Twenty minutes after that mini-lecture, Straub stood in the parking lot beside his drift boat, checking text messages. A half-circle of students and a couple of guide instructors stood waiting. Among others, there was Laurel from Pennsylvania and Laura from British Columbia. There was Matt from Florida, a saltwater guy, and Don who was a student at Montana State University. “I live to fish, man. I’m here because I just want to be better at it.” My role for the day was to serve as a client, in air quotes. I would be the guy in the boat who was something less than professional. Straub tucked his phone away and said, “Looks like the Yellowstone’s off-color. I’m calling an audible, we’re going over to the Madison.”
Two hours later, at the Lyons Bridge, one of the students noted my camera, my Super Glue-repaired Hodgman waders. He glanced around and said, amiably but with an edge to it, “You’re really kind of like the perfect fake client, aren’t you? Big camera, beat up old waders. I mean, talk about getting your mileage.”
Later, from the back of the boat, Straub said, “Guides really need to cultivate a rapport with the clients. They need to enjoy the teaching. Enjoy seeing somebody else catch a fish.” He looked past the student pulling at the oars, positioning us in the current. Eyed my waders. “You gotta admit, though: Those Hodgmans have seen some miles.”
“They’ve got character, man. Timeless style.”
“Yeah, I can see that. They’re kind of like the El Caminos of waders.”
“Exactly. Thank you.”
My novitiate guide for the day, the student at the sticks, had spent most of his professional life as a hunting guide, first in the Winds down in Wyoming and then in the Bob Marshall, where he’d had his own outfitting service. He was a good fly fisherman and an experienced hunting guide, but weak where the two came together: fishing guide. He was there primarily for help navigating the bureaucracy of licensing, the paperwork burden put on guides and outfitters by the state. Also for rowing instruction.

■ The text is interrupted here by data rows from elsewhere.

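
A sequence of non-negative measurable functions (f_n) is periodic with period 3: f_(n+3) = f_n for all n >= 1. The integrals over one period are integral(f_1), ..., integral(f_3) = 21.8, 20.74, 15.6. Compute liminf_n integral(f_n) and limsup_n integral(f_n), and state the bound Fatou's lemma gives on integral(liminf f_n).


The sequence (integral(f_n)) is periodic with period 3, repeating the values 21.8, 20.74, 15.6 indefinitely.
Step 1: For a periodic sequence, every tail (a_m, a_(m+1), ...) contains all 3 period values infinitely often.
Step 2: Hence inf of every tail = min of the period values = min(21.8, 20.74, 15.6) = 15.6.
        liminf_n integral(f_n) = sup over m of (inf of tail from m) = 15.6.
Step 3: Similarly sup of every tail = max of the period values = 21.8.
        limsup_n integral(f_n) = 21.8.
Step 4: Fatou's lemma: integral(liminf_n f_n) <= liminf_n integral(f_n) = 15.6.
        So the integral of the pointwise liminf is at most 15.6.


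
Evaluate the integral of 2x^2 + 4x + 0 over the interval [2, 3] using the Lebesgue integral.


The Lebesgue integral of a Riemann-integrable function agrees with the Riemann integral.
Antiderivative F(x) = (2/3)x^3 + (4/2)x^2 + 0x
F(3) = (2/3)*3^3 + (4/2)*3^2 + 0*3
     = (2/3)*27 + (4/2)*9 + 0*3
     = 18 + 18 + 0
     = 36
F(2) = 13.333333
Integral = F(3) - F(2) = 36 - 13.333333 = 22.666667


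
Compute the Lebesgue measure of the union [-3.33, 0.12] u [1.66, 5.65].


For pairwise disjoint intervals, m(union) = sum of lengths.
= (0.12 - -3.33) + (5.65 - 1.66)
= 3.45 + 3.99
= 7.44


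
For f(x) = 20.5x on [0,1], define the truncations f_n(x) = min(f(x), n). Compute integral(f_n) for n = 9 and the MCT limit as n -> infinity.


f(x) = 20.5x on [0,1]; f_n(x) = min(20.5x, n). At n = 9:
Step 1: f(x) reaches 9 at x = 9/20.5 = 0.439024
Step 2: integral(f_9) = integral(20.5x, 0, 0.439024) + integral(9, 0.439024, 1)
       = 20.5*0.439024^2/2 + 9*(1 - 0.439024)
       = 1.97561 + 5.04878
       = 7.02439
Step 3: As n -> infinity, f_n increases to f, so by MCT integral(f_n) -> integral(f) = 20.5/2 = 10.25.
Convergence: integral(f_9) = 7.02439 -> 10.25 as n -> infinity


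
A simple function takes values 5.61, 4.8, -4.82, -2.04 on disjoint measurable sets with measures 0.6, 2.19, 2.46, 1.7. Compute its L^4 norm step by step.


Step 1: Compute |f_i|^4 for each value:
  |5.61|^4 = 990.493078
  |4.8|^4 = 530.8416
  |-4.82|^4 = 539.74441
  |-2.04|^4 = 17.318915
Step 2: Multiply by measures and sum:
  990.493078 * 0.6 = 594.295847
  530.8416 * 2.19 = 1162.543104
  539.74441 * 2.46 = 1327.771248
  17.318915 * 1.7 = 29.442155
Sum = 594.295847 + 1162.543104 + 1327.771248 + 29.442155 = 3114.052354
Step 3: Take the p-th root:
||f||_4 = (3114.052354)^(1/4) = 7.470187


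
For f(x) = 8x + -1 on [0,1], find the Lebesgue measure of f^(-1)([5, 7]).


f^(-1)([5, 7]) = {x : 5 <= 8x + -1 <= 7}
Solving: (5 - -1)/8 <= x <= (7 - -1)/8
= [0.75, 1]
Intersecting with [0,1]: [0.75, 1]
Measure = 1 - 0.75 = 0.25


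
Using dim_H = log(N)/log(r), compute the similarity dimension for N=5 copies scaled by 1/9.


For a self-similar set with N copies scaled by 1/r:
dim_H = log(N)/log(r) = log(5)/log(9)
= 1.609438/2.197225
= 0.732487


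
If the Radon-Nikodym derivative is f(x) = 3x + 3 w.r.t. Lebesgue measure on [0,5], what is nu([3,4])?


nu(A) = integral_A (dnu/dmu) dmu = integral_3^4 (3x + 3) dx
Step 1: Antiderivative F(x) = (3/2)x^2 + 3x
Step 2: F(4) = (3/2)*4^2 + 3*4 = 24 + 12 = 36
Step 3: F(3) = (3/2)*3^2 + 3*3 = 13.5 + 9 = 22.5
Step 4: nu([3,4]) = F(4) - F(3) = 36 - 22.5 = 13.5


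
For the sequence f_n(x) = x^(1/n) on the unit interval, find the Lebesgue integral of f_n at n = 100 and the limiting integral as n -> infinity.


At n = 100: f_100(x) = x^(1/100).
Step 1: integral(x^(1/100), 0, 1) = [x^(1/100+1) / (1/100+1)] from 0 to 1
     = 1 / (1/100 + 1) = 1 / ((100+1)/100) = 100/(100+1)
     = 100/101 = 0.990099
Step 2: As n -> infinity, f_n(x) = x^(1/n) -> 1 for x in (0,1], and f_n is increasing in n.
By MCT, lim_n integral(f_n) = integral(lim_n f_n) = integral(1, 0, 1) = 1.
Step 3: Verify convergence: 100/101 = 0.990099 -> 1


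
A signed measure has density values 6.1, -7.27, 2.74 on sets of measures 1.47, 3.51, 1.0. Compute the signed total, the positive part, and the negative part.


Step 1: Compute signed measure on each set:
  Set 1: 6.1 * 1.47 = 8.967
  Set 2: -7.27 * 3.51 = -25.5177
  Set 3: 2.74 * 1.0 = 2.74
Step 2: Total signed measure = (8.967) + (-25.5177) + (2.74)
     = -13.8107
Step 3: Positive part mu+(X) = sum of positive contributions = 11.707
Step 4: Negative part mu-(X) = |sum of negative contributions| = 25.5177


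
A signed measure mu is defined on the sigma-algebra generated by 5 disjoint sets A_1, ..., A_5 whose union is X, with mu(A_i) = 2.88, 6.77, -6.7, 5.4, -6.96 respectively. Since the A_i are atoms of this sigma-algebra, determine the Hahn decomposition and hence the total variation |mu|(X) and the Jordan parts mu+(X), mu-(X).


Step 1: Every measurable set is a union of atoms (the cells / points), so a Hahn decomposition is
  obtained by grouping atoms by sign: P = union of atoms with mu > 0, N = union of the remaining atoms.
  Atoms in P (indices): 1, 2, 4;  atoms in N (indices): 3, 5
  Positive values: 2.88, 6.77, 5.4
  Negative values: -6.7, -6.96
Step 2: mu+(X) = mu(P) = sum of positive atom values = 15.05
Step 3: mu-(X) = -mu(N) = sum of |negative atom values| = 13.66
Step 4: |mu|(X) = mu+(X) + mu-(X) = 15.05 + 13.66 = 28.71


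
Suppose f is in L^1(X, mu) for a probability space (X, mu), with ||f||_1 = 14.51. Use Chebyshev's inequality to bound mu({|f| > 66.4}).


Chebyshev/Markov inequality: mu(|f| > eps) <= (||f||_p / eps)^p
Step 1: ||f||_1 / eps = 14.51 / 66.4 = 0.218524
Step 2: Raise to power p = 1:
  (0.218524)^1 = 0.218524
Step 3: Therefore mu(|f| > 66.4) <= 0.218524


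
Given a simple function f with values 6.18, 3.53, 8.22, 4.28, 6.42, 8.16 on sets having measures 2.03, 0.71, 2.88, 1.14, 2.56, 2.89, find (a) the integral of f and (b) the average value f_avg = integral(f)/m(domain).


Step 1: Integral = sum(value_i * measure_i)
= 6.18*2.03 + 3.53*0.71 + 8.22*2.88 + 4.28*1.14 + 6.42*2.56 + 8.16*2.89
= 12.5454 + 2.5063 + 23.6736 + 4.8792 + 16.4352 + 23.5824
= 83.6221
Step 2: Total measure of domain = 2.03 + 0.71 + 2.88 + 1.14 + 2.56 + 2.89 = 12.21
Step 3: Average value = 83.6221 / 12.21 = 6.848657


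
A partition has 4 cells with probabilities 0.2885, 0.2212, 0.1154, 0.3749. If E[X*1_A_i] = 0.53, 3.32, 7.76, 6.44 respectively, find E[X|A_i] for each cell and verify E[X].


For each cell A_i: E[X|A_i] = E[X*1_A_i] / P(A_i)
Step 1: E[X|A_1] = 0.53 / 0.2885 = 1.837088
Step 2: E[X|A_2] = 3.32 / 0.2212 = 15.009042
Step 3: E[X|A_3] = 7.76 / 0.1154 = 67.244367
Step 4: E[X|A_4] = 6.44 / 0.3749 = 17.177914
Verification: E[X] = sum E[X*1_A_i] = 0.53 + 3.32 + 7.76 + 6.44 = 18.05


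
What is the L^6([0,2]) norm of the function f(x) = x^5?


Step 1: ||f||_6 = (integral_0^2 |x^5|^6 dx)^(1/6)
     = (integral_0^2 x^30 dx)^(1/6)
Step 2: integral_0^2 x^30 dx = [x^31/(31)] from 0 to 2 = 2^31/31
     = 2147483648/31 = 6.927367e+07
Step 3: ||f||_6 = (6.927367e+07)^(1/6) = 20.265688


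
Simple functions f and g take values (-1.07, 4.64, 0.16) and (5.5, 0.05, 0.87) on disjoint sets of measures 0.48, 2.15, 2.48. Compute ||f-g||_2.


Step 1: Compute differences f_i - g_i:
  -1.07 - 5.5 = -6.57
  4.64 - 0.05 = 4.59
  0.16 - 0.87 = -0.71
Step 2: Compute |diff|^2 * measure for each set:
  |-6.57|^2 * 0.48 = 43.1649 * 0.48 = 20.719152
  |4.59|^2 * 2.15 = 21.0681 * 2.15 = 45.296415
  |-0.71|^2 * 2.48 = 0.5041 * 2.48 = 1.250168
Step 3: Sum = 67.265735
Step 4: ||f-g||_2 = (67.265735)^(1/2) = 8.201569


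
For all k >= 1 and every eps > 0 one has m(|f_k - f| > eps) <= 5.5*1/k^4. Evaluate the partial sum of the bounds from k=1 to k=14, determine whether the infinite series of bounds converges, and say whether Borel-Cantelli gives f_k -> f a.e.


Step 1: List the terms 5.5*1/k^4 for k = 1 to 14:
  k=1: 5.5
  k=2: 0.34375
  k=3: 0.067901
  k=4: 0.021484
  k=5: 0.0088
  k=6: 0.004244
  k=7: 0.002291
  k=8: 0.001343
  k=9: 8.382868e-04
  k=10: 5.500000e-04
  k=11: 3.756574e-04
  k=12: 2.652392e-04
  k=13: 1.925703e-04
  k=14: 1.431695e-04
Step 2: Partial sum = 5.5 + 0.34375 + 0.067901 + 0.021484 + 0.0088 + 0.004244 + 0.002291 + 0.001343 + 8.382868e-04 + 5.500000e-04 + 3.756574e-04 + 2.652392e-04 + 1.925703e-04 + 1.431695e-04
     = 5.952178
Step 3: The full series sum_(k>=1) 5.5*1/k^4 converges (p-series with p = 4 > 1; a constant multiple of a convergent series converges).
Step 4: Fix eps > 0. Since sum_k m(|f_k - f| > eps) < infinity, the Borel-Cantelli lemma gives
        m(limsup_k {|f_k - f| > eps}) = 0, i.e. for a.e. x, |f_k(x) - f(x)| <= eps for all large k.
        Applying this with eps = 1/j for j = 1, 2, ... and intersecting the countably many full-measure sets,
        for a.e. x we get limsup_k |f_k(x) - f(x)| <= 1/j for every j, hence f_k -> f almost everywhere.
Conclusion: series converges; Borel-Cantelli yields f_k -> f a.e.


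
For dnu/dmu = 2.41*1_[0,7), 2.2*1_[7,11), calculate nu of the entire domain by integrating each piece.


Integrate each piece of the Radon-Nikodym derivative:
Step 1: integral_0^7 2.41 dx = 2.41*(7-0) = 2.41*7 = 16.87
Step 2: integral_7^11 2.2 dx = 2.2*(11-7) = 2.2*4 = 8.8
Total: 16.87 + 8.8 = 25.67


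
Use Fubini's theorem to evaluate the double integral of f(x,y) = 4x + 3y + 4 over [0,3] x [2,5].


By Fubini, integrate in x first, then y.
Step 1: Fix y, integrate over x in [0,3]:
  integral(4x + 3y + 4, x=0..3)
  = 4*(3^2 - 0^2)/2 + (3y + 4)*(3 - 0)
  = 18 + (3y + 4)*3
  = 18 + 9y + 12
  = 30 + 9y
Step 2: Integrate over y in [2,5]:
  integral(30 + 9y, y=2..5)
  = 30*3 + 9*(5^2 - 2^2)/2
  = 90 + 94.5
  = 184.5


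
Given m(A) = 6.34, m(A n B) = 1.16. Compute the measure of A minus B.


m(A \ B) = m(A) - m(A n B)
= 6.34 - 1.16
= 5.18


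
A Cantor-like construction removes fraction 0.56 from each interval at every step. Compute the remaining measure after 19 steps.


Step 1: At each step, fraction remaining = 1 - 0.56 = 0.44
Step 2: After 19 steps, measure = (0.44)^19
Result = 1.681128e-07


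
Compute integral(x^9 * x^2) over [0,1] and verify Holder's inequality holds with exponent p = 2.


Step 1: Exact integral of f*g = integral(x^11, 0, 1) = 1/12
     = 0.083333
Step 2: Holder bound with p=2, q=2:
  ||f||_p = (integral x^18 dx)^(1/2) = (1/19)^(1/2) = 0.229416
  ||g||_q = (integral x^4 dx)^(1/2) = (1/5)^(1/2) = 0.447214
Step 3: Holder bound = ||f||_p * ||g||_q = 0.229416 * 0.447214 = 0.102598
Verification: 0.083333 <= 0.102598 (Holder holds)


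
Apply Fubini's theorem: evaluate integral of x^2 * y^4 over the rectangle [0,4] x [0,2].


By Fubini's theorem, the double integral factors as a product of single integrals:
Step 1: integral_0^4 x^2 dx = [x^3/3] from 0 to 4
     = 4^3/3 = 21.333333
Step 2: integral_0^2 y^4 dy = [y^5/5] from 0 to 2
     = 2^5/5 = 6.4
Step 3: Double integral = 21.333333 * 6.4 = 136.533333


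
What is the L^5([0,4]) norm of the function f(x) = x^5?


Step 1: ||f||_5 = (integral_0^4 |x^5|^5 dx)^(1/5)
     = (integral_0^4 x^25 dx)^(1/5)
Step 2: integral_0^4 x^25 dx = [x^26/(26)] from 0 to 4 = 4^26/26
     = 4503599627370496/26 = 1.732154e+14
Step 3: ||f||_5 = (1.732154e+14)^(1/5) = 704.234481


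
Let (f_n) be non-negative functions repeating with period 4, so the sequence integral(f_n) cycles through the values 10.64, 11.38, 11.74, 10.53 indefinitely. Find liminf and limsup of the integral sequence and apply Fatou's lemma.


The sequence (integral(f_n)) is periodic with period 4, repeating the values 10.64, 11.38, 11.74, 10.53 indefinitely.
Step 1: For a periodic sequence, every tail (a_m, a_(m+1), ...) contains all 4 period values infinitely often.
Step 2: Hence inf of every tail = min of the period values = min(10.64, 11.38, 11.74, 10.53) = 10.53.
        liminf_n integral(f_n) = sup over m of (inf of tail from m) = 10.53.
Step 3: Similarly sup of every tail = max of the period values = 11.74.
        limsup_n integral(f_n) = 11.74.
Step 4: Fatou's lemma: integral(liminf_n f_n) <= liminf_n integral(f_n) = 10.53.
        So the integral of the pointwise liminf is at most 10.53.


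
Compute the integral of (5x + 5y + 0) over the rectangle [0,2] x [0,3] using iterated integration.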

The fishing was slow, but it didn’t matter much. During the course of the day, I watched Straub pass along genial advice about boat placement, rowing techniques. The crawl stroke. And at the end of it, at the takeout, I watched one of the other guides help Laura back the trailer down the ramp, pointing it toward one of the waiting Clackas.
I stood back with my camera, snapping photos while the students hung out by an open tailgate, hashing over their day. It occurred to me that among the other benefits of guide school, they provide a start at a social network. Like most businesses, a good part of the success or failure comes courtesy of your peers, from other guides who will be available to pass along river information, give you the skinny about local shuttle services, that sort of thing. It’s a tight community, made tighter still by the subtext of competition, the push and pull of egos. As distant as various fishing destinations might be — Rock Creek, the Missouri, the Yellowstone, Henry’s Fork, the Snake — comes down to it, the guiding community is still just one big sewing circle, tied together by microbrews, Copenhagen, and late model Toyota Tundras.
The price tag for each of these three guide schools runs between three and four grand. For that, you not only get a week of fishing and tips and tricks from some of the best guides in the business, you also are afforded access to an otherwise closed circle of professionals. Feels like a deal.